А между тем волшба уже началась. Материализовывался исподволь городской воздух, подгущаемый запахами бензина от сонно урчащих машин, разбуженных своими сонно урчащими хозяевами, спешащими на работу; клубами пара из ноздрей, сигарет, ртов, уже торопливо бормочущих что-то в телефоны; густыми напористыми струями молочного дыма из дальних заводских труб. Рождались звуки: хлопали дверцы, скрипел снег, исподтишка погавкивала собака, наскоро выведенная на утреннюю прогулку. Самих труб, заводов, машин, людей, телефонов, собаки пока не существует, их не видно - не объявились еще из ночного морока. Даже в своей собственной явственности девушка усомнилась было, хотя вот - и снег скрипит под ботинками, и сумка бьет по боку, и мороз незаслуженно обижает щеки сердитыми щипками.

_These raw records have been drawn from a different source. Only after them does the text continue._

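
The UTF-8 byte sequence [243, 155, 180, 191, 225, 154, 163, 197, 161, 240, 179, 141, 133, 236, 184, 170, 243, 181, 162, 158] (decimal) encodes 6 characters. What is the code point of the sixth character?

U+F589E

Offset 0: leading byte 0xF3 = 11110011 → 4-byte char #1 = F3 9B B4 BF.
Offset 4: leading byte 0xE1 = 11100001 → 3-byte char #2 = E1 9A A3.
Offset 7: leading byte 0xC5 = 11000101 → 2-byte char #3 = C5 A1.
Offset 9: leading byte 0xF0 = 11110000 → 4-byte char #4 = F0 B3 8D 85.
Offset 13: leading byte 0xEC = 11101100 → 3-byte char #5 = EC B8 AA.
Offset 16: leading byte 0xF3 = 11110011 → 4-byte char #6 = F3 B5 A2 9E.
Leading byte 0xF3 = 11110011 matches 11110xxx → 4-byte sequence.
Byte 1: 0xF3 = 11110011, payload 011 (3 bits).
Byte 2: 0xB5 = 10110101 (10xxxxxx ✓), payload 110101.
Byte 3: 0xA2 = 10100010 (10xxxxxx ✓), payload 100010.
Byte 4: 0x9E = 10011110 (10xxxxxx ✓), payload 011110.
Concatenate: 011110101100010011110 = 0xF589E (21 bits → U+F589E).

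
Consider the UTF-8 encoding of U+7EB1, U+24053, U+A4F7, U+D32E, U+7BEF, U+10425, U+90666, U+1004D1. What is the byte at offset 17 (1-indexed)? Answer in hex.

0xF0

1-indexed offset 17 is 0-indexed offset 16.
U+7EB1 → 3-byte form E7 BA B1 at offsets 0–2.
U+24053 → 4-byte form F0 A4 81 93 at offsets 3–6.
U+A4F7 → 3-byte form EA 93 B7 at offsets 7–9.
U+D32E → 3-byte form ED 8C AE at offsets 10–12.
U+7BEF → 3-byte form E7 AF AF at offsets 13–15.
U+10425 → 4-byte form F0 90 90 A5 at offsets 16–19.
Offset 16 falls in char 6's range; it's byte 1 of F0 90 90 A5 = 0xF0.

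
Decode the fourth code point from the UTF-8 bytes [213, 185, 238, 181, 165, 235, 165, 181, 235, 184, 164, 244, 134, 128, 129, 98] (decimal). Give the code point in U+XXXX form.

U+BE24

Offset 0: leading byte 0xD5 = 11010101 → 2-byte char #1 = D5 B9.
Offset 2: leading byte 0xEE = 11101110 → 3-byte char #2 = EE B5 A5.
Offset 5: leading byte 0xEB = 11101011 → 3-byte char #3 = EB A5 B5.
Offset 8: leading byte 0xEB = 11101011 → 3-byte char #4 = EB B8 A4.
Leading byte 0xEB = 11101011 matches 1110xxxx → 3-byte sequence.
Byte 1: 0xEB = 11101011, payload 1011 (4 bits).
Byte 2: 0xB8 = 10111000 (10xxxxxx ✓), payload 111000.
Byte 3: 0xA4 = 10100100 (10xxxxxx ✓), payload 100100.
Concatenate: 1011111000100100 = 0xBE24 (16 bits → U+BE24).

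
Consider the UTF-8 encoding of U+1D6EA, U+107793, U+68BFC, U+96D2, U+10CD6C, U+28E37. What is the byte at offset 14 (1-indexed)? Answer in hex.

1-indexed offset 14 is 0-indexed offset 13.
U+1D6EA → 4-byte form F0 9D 9B AA at offsets 0–3.
U+107793 → 4-byte form F4 87 9E 93 at offsets 4–7.
U+68BFC → 4-byte form F1 A8 AF BC at offsets 8–11.
U+96D2 → 3-byte form E9 9B 92 at offsets 12–14.
Offset 13 falls in char 4's range; it's byte 2 of E9 9B 92 = 0x9B.

0x9B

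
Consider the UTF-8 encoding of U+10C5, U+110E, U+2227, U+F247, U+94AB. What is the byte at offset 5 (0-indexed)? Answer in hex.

U+10C5 → 3-byte form E1 83 85 at offsets 0–2.
U+110E → 3-byte form E1 84 8E at offsets 3–5.
Offset 5 falls in char 2's range; it's byte 3 of E1 84 8E = 0x8E.

0x8E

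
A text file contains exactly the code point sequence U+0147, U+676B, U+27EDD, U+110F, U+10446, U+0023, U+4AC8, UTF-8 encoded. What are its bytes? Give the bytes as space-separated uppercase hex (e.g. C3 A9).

C5 87 E6 9D AB F0 A7 BB 9D E1 84 8F F0 90 91 86 23 E4 AB 88

U+0147: 2-byte form → C5 87.
U+676B: 3-byte form → E6 9D AB.
U+27EDD: 4-byte form → F0 A7 BB 9D.
U+110F: 3-byte form → E1 84 8F.
U+10446: 4-byte form → F0 90 91 86.
U+0023: 1-byte form → 23.
U+4AC8: 3-byte form → E4 AB 88.
Concatenated (20 bytes): C5 87 E6 9D AB F0 A7 BB 9D E1 84 8F F0 90 91 86 23 E4 AB 88.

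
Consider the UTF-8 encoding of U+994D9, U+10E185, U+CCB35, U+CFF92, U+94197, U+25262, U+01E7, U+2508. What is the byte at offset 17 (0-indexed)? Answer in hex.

U+994D9 → 4-byte form F2 99 93 99 at offsets 0–3.
U+10E185 → 4-byte form F4 8E 86 85 at offsets 4–7.
U+CCB35 → 4-byte form F3 8C AC B5 at offsets 8–11.
U+CFF92 → 4-byte form F3 8F BE 92 at offsets 12–15.
U+94197 → 4-byte form F2 94 86 97 at offsets 16–19.
Offset 17 falls in char 5's range; it's byte 2 of F2 94 86 97 = 0x94.

0x94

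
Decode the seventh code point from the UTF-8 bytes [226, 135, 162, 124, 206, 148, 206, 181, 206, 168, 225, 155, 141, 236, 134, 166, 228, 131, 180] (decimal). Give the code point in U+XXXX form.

U+C1A6

Offset 0: leading byte 0xE2 = 11100010 → 3-byte char #1 = E2 87 A2.
Offset 3: leading byte 0x7C = 01111100 → 1-byte char #2 = 7C.
Offset 4: leading byte 0xCE = 11001110 → 2-byte char #3 = CE 94.
Offset 6: leading byte 0xCE = 11001110 → 2-byte char #4 = CE B5.
Offset 8: leading byte 0xCE = 11001110 → 2-byte char #5 = CE A8.
Offset 10: leading byte 0xE1 = 11100001 → 3-byte char #6 = E1 9B 8D.
Offset 13: leading byte 0xEC = 11101100 → 3-byte char #7 = EC 86 A6.
Leading byte 0xEC = 11101100 matches 1110xxxx → 3-byte sequence.
Byte 1: 0xEC = 11101100, payload 1100 (4 bits).
Byte 2: 0x86 = 10000110 (10xxxxxx ✓), payload 000110.
Byte 3: 0xA6 = 10100110 (10xxxxxx ✓), payload 100110.
Concatenate: 1100000110100110 = 0xC1A6 (16 bits → U+C1A6).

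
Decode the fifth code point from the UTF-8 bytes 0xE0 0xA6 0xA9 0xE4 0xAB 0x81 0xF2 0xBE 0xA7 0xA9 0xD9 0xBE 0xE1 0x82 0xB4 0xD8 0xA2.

Offset 0: leading byte 0xE0 = 11100000 → 3-byte char #1 = E0 A6 A9.
Offset 3: leading byte 0xE4 = 11100100 → 3-byte char #2 = E4 AB 81.
Offset 6: leading byte 0xF2 = 11110010 → 4-byte char #3 = F2 BE A7 A9.
Offset 10: leading byte 0xD9 = 11011001 → 2-byte char #4 = D9 BE.
Offset 12: leading byte 0xE1 = 11100001 → 3-byte char #5 = E1 82 B4.
Leading byte 0xE1 = 11100001 matches 1110xxxx → 3-byte sequence.
Byte 1: 0xE1 = 11100001, payload 0001 (4 bits).
Byte 2: 0x82 = 10000010 (10xxxxxx ✓), payload 000010.
Byte 3: 0xB4 = 10110100 (10xxxxxx ✓), payload 110100.
Concatenate: 0001000010110100 = 0x10B4 (16 bits → U+10B4).

U+10B4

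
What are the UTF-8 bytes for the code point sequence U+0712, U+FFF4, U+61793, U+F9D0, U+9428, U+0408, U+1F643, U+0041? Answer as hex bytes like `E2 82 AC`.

U+0712: 2-byte form → DC 92.
U+FFF4: 3-byte form → EF BF B4.
U+61793: 4-byte form → F1 A1 9E 93.
U+F9D0: 3-byte form → EF A7 90.
U+9428: 3-byte form → E9 90 A8.
U+0408: 2-byte form → D0 88.
U+1F643: 4-byte form → F0 9F 99 83.
U+0041: 1-byte form → 41.
Concatenated (22 bytes): DC 92 EF BF B4 F1 A1 9E 93 EF A7 90 E9 90 A8 D0 88 F0 9F 99 83 41.

DC 92 EF BF B4 F1 A1 9E 93 EF A7 90 E9 90 A8 D0 88 F0 9F 99 83 41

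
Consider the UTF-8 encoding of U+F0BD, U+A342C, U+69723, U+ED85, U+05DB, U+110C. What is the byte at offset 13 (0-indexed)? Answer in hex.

0x85

U+F0BD → 3-byte form EF 82 BD at offsets 0–2.
U+A342C → 4-byte form F2 A3 90 AC at offsets 3–6.
U+69723 → 4-byte form F1 A9 9C A3 at offsets 7–10.
U+ED85 → 3-byte form EE B6 85 at offsets 11–13.
Offset 13 falls in char 4's range; it's byte 3 of EE B6 85 = 0x85.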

На речке слышны кряканье и плеск незамерзшей воды: это утки-сотворцы, ныряя, достают для демиурга-волхва со дна ил и глину - строительные материалы для творения мира и всего сущего. Вот слеплены верхним гончаром и уже завиднелись при мягком свете фонарей нарочито небрежно проработанные (non-finito гениального скульптора, превосходящего даже Микеланджело) фигурки прохожих, пунктирно бегущих по заснеженной тропе, и птиц, рассевшихся по вынырнувшим из ночи деревьям; тщательно проработанные изящные миниатюры, предусмотрительно, чтобы всякий мог разглядеть, помещенные под фонарями, - смятая сигаретная пачка, оброненная пуговица, выпавшая изо рта удивленного ребенка розовая жвачка; наконец, и вовсе необработанные сумрачные комья гаражей и складов.
"В общем, все то же, что и вчера вечером, что и всегда, всю зиму", - думала девушка, разглядывая эти шедевры. - "И не лень ему каждый вечер погружать нас в небытие, а потом создавать каждое утро заново? Все равно утро от вечера сейчас не отличишь... Тут ведь где-то голубятня вроде..."

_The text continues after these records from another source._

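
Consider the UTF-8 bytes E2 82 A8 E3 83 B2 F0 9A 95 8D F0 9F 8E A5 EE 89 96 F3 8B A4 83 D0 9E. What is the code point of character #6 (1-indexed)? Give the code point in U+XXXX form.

U+CB903

Offset 0: leading byte 0xE2 = 11100010 → 3-byte char #1 = E2 82 A8.
Offset 3: leading byte 0xE3 = 11100011 → 3-byte char #2 = E3 83 B2.
Offset 6: leading byte 0xF0 = 11110000 → 4-byte char #3 = F0 9A 95 8D.
Offset 10: leading byte 0xF0 = 11110000 → 4-byte char #4 = F0 9F 8E A5.
Offset 14: leading byte 0xEE = 11101110 → 3-byte char #5 = EE 89 96.
Offset 17: leading byte 0xF3 = 11110011 → 4-byte char #6 = F3 8B A4 83.
Leading byte 0xF3 = 11110011 matches 11110xxx → 4-byte sequence.
Byte 1: 0xF3 = 11110011, payload 011 (3 bits).
Byte 2: 0x8B = 10001011 (10xxxxxx ✓), payload 001011.
Byte 3: 0xA4 = 10100100 (10xxxxxx ✓), payload 100100.
Byte 4: 0x83 = 10000011 (10xxxxxx ✓), payload 000011.
Concatenate: 011001011100100000011 = 0xCB903 (21 bits → U+CB903).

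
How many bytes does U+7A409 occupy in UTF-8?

4

U+7A409 = 0x7A409. UTF-8 uses 1 byte below 0x80, 2 below 0x800, 3 below 0x10000, 4 up to 0x10FFFF. 0x7A409 is in U+10000–U+10FFFF → 4 bytes.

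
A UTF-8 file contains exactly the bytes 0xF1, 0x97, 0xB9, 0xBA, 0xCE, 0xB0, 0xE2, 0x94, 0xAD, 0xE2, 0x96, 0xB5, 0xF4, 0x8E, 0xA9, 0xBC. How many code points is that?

5

Byte at offset 0: 0xF1 = 11110001 → 4-byte char (#1). Advance 4.
Byte at offset 4: 0xCE = 11001110 → 2-byte char (#2). Advance 2.
Byte at offset 6: 0xE2 = 11100010 → 3-byte char (#3). Advance 3.
Byte at offset 9: 0xE2 = 11100010 → 3-byte char (#4). Advance 3.
Byte at offset 12: 0xF4 = 11110100 → 4-byte char (#5). Advance 4.
Reached end at offset 16 after 5 code points.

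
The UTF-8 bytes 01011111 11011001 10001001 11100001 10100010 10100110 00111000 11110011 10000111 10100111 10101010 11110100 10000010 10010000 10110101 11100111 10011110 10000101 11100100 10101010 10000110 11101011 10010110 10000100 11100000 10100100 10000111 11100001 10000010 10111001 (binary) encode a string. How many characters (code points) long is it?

11

Byte at offset 0: 0x5F = 01011111 → 1-byte char (#1). Advance 1.
Byte at offset 1: 0xD9 = 11011001 → 2-byte char (#2). Advance 2.
Byte at offset 3: 0xE1 = 11100001 → 3-byte char (#3). Advance 3.
Byte at offset 6: 0x38 = 00111000 → 1-byte char (#4). Advance 1.
Byte at offset 7: 0xF3 = 11110011 → 4-byte char (#5). Advance 4.
Byte at offset 11: 0xF4 = 11110100 → 4-byte char (#6). Advance 4.
Byte at offset 15: 0xE7 = 11100111 → 3-byte char (#7). Advance 3.
Byte at offset 18: 0xE4 = 11100100 → 3-byte char (#8). Advance 3.
Byte at offset 21: 0xEB = 11101011 → 3-byte char (#9). Advance 3.
Byte at offset 24: 0xE0 = 11100000 → 3-byte char (#10). Advance 3.
Byte at offset 27: 0xE1 = 11100001 → 3-byte char (#11). Advance 3.
Reached end at offset 30 after 11 code points.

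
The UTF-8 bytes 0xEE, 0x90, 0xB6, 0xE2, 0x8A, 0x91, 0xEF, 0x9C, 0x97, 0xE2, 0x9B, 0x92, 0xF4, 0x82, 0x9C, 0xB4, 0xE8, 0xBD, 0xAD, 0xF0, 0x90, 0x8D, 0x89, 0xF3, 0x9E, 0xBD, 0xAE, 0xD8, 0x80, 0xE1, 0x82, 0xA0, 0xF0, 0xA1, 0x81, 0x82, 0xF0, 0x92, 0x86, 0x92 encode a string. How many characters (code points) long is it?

12

Byte at offset 0: 0xEE = 11101110 → 3-byte char (#1). Advance 3.
Byte at offset 3: 0xE2 = 11100010 → 3-byte char (#2). Advance 3.
Byte at offset 6: 0xEF = 11101111 → 3-byte char (#3). Advance 3.
Byte at offset 9: 0xE2 = 11100010 → 3-byte char (#4). Advance 3.
Byte at offset 12: 0xF4 = 11110100 → 4-byte char (#5). Advance 4.
Byte at offset 16: 0xE8 = 11101000 → 3-byte char (#6). Advance 3.
Byte at offset 19: 0xF0 = 11110000 → 4-byte char (#7). Advance 4.
Byte at offset 23: 0xF3 = 11110011 → 4-byte char (#8). Advance 4.
Byte at offset 27: 0xD8 = 11011000 → 2-byte char (#9). Advance 2.
Byte at offset 29: 0xE1 = 11100001 → 3-byte char (#10). Advance 3.
Byte at offset 32: 0xF0 = 11110000 → 4-byte char (#11). Advance 4.
Byte at offset 36: 0xF0 = 11110000 → 4-byte char (#12). Advance 4.
Reached end at offset 40 after 12 code points.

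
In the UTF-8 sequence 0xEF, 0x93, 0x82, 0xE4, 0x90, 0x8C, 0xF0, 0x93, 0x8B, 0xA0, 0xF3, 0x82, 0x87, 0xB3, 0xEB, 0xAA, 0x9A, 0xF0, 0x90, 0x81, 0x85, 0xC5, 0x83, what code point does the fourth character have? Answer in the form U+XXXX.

U+C21F3

Offset 0: leading byte 0xEF = 11101111 → 3-byte char #1 = EF 93 82.
Offset 3: leading byte 0xE4 = 11100100 → 3-byte char #2 = E4 90 8C.
Offset 6: leading byte 0xF0 = 11110000 → 4-byte char #3 = F0 93 8B A0.
Offset 10: leading byte 0xF3 = 11110011 → 4-byte char #4 = F3 82 87 B3.
Leading byte 0xF3 = 11110011 matches 11110xxx → 4-byte sequence.
Byte 1: 0xF3 = 11110011, payload 011 (3 bits).
Byte 2: 0x82 = 10000010 (10xxxxxx ✓), payload 000010.
Byte 3: 0x87 = 10000111 (10xxxxxx ✓), payload 000111.
Byte 4: 0xB3 = 10110011 (10xxxxxx ✓), payload 110011.
Concatenate: 011000010000111110011 = 0xC21F3 (21 bits → U+C21F3).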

Какая там голубятня - поди поищи ее близорукими зимними глазами! Громады небрежно затушеванных углем кубов по обеим сторонам тропы - где склад, где дом, где голубятня? Вот придет весна, приведет с собой, наконец, рассвет, раздаст всем зеленые очки - тогда и голубятня выплывет изумрудным городом, зазвенит любовной воркотней своих ухоженных обитателей, а пока - сколько ни щурься, не углядишь. Скорей бы весна!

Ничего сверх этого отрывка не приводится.